Hoch die Hände: Die Sport-Union Neckarsulm spielt eine erfolgreiche Saison. Weiter geht es am Samstag (18 Uhr) gegen TuS Metzingen. Foto: Sport-Union Neckarsulm
Zwei Spiele sind es nun noch in der Hauptrunde. Aktuell steht die Mannschaft von Trainer Thomas Zeitz auf Rang sechs. Sie wird die Hauptrunde auf Rang fünf bis acht beenden. Nun wird es kompliziert: Die Mannschaften auf den Plätzen fünf bis elf spielen in einer Zwischenrunde die Plätze fünf bis elf neu aus. Hier spielt jeder gegen jeden. Die besten vier Teams der Hauptrunde spielen im Halbfinale und Finale jeweils im Modus Best-of-Three den deutschen Meister aus. „Unser Ziel muss es sein, Rang fünf zu erreichen“, meint Neckarsulm-Kapitänin Smits.
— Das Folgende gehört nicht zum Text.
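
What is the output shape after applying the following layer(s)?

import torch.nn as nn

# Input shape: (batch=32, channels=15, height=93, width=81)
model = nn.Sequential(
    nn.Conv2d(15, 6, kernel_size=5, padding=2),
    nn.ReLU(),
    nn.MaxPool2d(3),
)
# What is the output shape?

Input shape: (32, 15, 93, 81)
  -> after Conv2d: (32, 6, 93, 81)
  -> after ReLU: (32, 6, 93, 81)
Output shape: (32, 6, 31, 27)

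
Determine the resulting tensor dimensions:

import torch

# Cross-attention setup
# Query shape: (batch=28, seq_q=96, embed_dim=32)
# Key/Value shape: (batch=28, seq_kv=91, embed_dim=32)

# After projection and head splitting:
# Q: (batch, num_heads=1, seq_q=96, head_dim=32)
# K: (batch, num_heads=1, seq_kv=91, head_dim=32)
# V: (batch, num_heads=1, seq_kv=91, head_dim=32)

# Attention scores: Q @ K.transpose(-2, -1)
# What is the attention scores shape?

Input shape: (28, 96, 32)
Output shape: (28, 1, 96, 91)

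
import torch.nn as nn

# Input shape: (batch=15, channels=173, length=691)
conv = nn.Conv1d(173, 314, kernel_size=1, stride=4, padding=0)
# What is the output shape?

Input shape: (15, 173, 691)
Output shape: (15, 314, 173)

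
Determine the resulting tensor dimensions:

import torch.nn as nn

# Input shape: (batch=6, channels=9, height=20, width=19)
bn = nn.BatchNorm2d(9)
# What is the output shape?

Input shape: (6, 9, 20, 19)
Output shape: (6, 9, 20, 19)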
Der Traum vom Handball-Wunder
Und dann ist da ja noch dieses Länderspiel. Am 12. April trifft die belgische Nationalmannschaft in Hamm auf Deutschland. Das Kuriose ist, dass die belgische Nationalmannschaft erstmals an der Hauptrunde einer EM-Qualifikation teilnimmt. Am 4. März gewann Belgien mit 26:25 gegen Nordmazedonien, der erste belgische Sieg in einem EM-Qualifikationsspiel. Munia Smits feierte ihr Länderspiel-Debüt und frohlockt: „Wir haben Geschichte geschrieben.“ Die 28:33-Niederlage im Rückspiel wurde zur Randnotiz. Auch mit Blick auf das 21:40 im Hinspiel erscheint ein Sieg gegen Vize-Weltmeister Deutschland in etwa so wahrscheinlich wie ein Deutscher auf dem Mars. Doch sollte das Handball-Wunder wirklich gelingen, dann wird Belgien vielleicht irgendwann doch noch zur Handball-Hochburg. Munia Smits hätte ganz bestimmt nichts dagegen.